Cheguei, no entanto, à conclusão que, afinal, a falha de memória não existe porque quem não existe é o Ministro da Justiça. Ou se calhar não existe Justiça.
O sistema judicial português parece ferido de morte. Pela primeira vez permite que o princípio da separação de poderes não vigore neste pilar da democracia que devia ser a Justiça. O Primeiro -Ministro diz que não se intromete na questão, mas os seus Ministros não se coibem de falar de "espionagem política" quando se referem ao caso das escutas.

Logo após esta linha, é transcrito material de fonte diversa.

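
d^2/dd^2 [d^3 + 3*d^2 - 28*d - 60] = 6*d + 6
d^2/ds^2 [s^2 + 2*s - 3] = 2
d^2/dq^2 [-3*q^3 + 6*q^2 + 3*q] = 12 - 18*q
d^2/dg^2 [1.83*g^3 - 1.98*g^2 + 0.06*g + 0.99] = 10.98*g - 3.96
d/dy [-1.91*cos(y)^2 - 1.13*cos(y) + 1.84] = (3.82*cos(y) + 1.13)*sin(y)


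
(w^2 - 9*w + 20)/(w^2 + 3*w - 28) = (w - 5)/(w + 7)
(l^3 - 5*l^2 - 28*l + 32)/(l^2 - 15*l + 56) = (l^2 + 3*l - 4)/(l - 7)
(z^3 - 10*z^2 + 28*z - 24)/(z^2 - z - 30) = (z^2 - 4*z + 4)/(z + 5)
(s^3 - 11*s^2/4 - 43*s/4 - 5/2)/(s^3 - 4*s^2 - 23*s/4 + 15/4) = (4*s^2 + 9*s + 2)/(4*s^2 + 4*s - 3)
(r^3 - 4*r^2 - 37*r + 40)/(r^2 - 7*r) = (r^3 - 4*r^2 - 37*r + 40)/(r*(r - 7))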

Esta forma de vil condicionamento da Justiça pode colocar Portugal à beira da calamidade e o futuro nada augura de bom. Há uma estratégia deliberada de confundir a população, de tentativa de desviar as atenções do cerne criminoso da questão em claro benefício para o Governo de Portugal.
Duma vez por todas esclareça-se: não houve escutas ao 1º Ministro mas ao arguido Armando Vara. Se das conversas de Vara com o 1º Ministro resultaram indícios que sustentam uma prática criminosa, acusem quem tiverem que acusar. Se não, divulguem as escutas para que não recaiam suspeitas sobre os visados. Se os arguidos e os Governantes se mostram assim tão chocados com as insinuações, porque não hão-de ser os primeiros a pedir a publicação das escutas?
Porquê? "Porque quem tem c* tem medo!". E essa é a única explicação para este verdadeiro Golpe de/do Estado ao regular funcionamento da Justiça.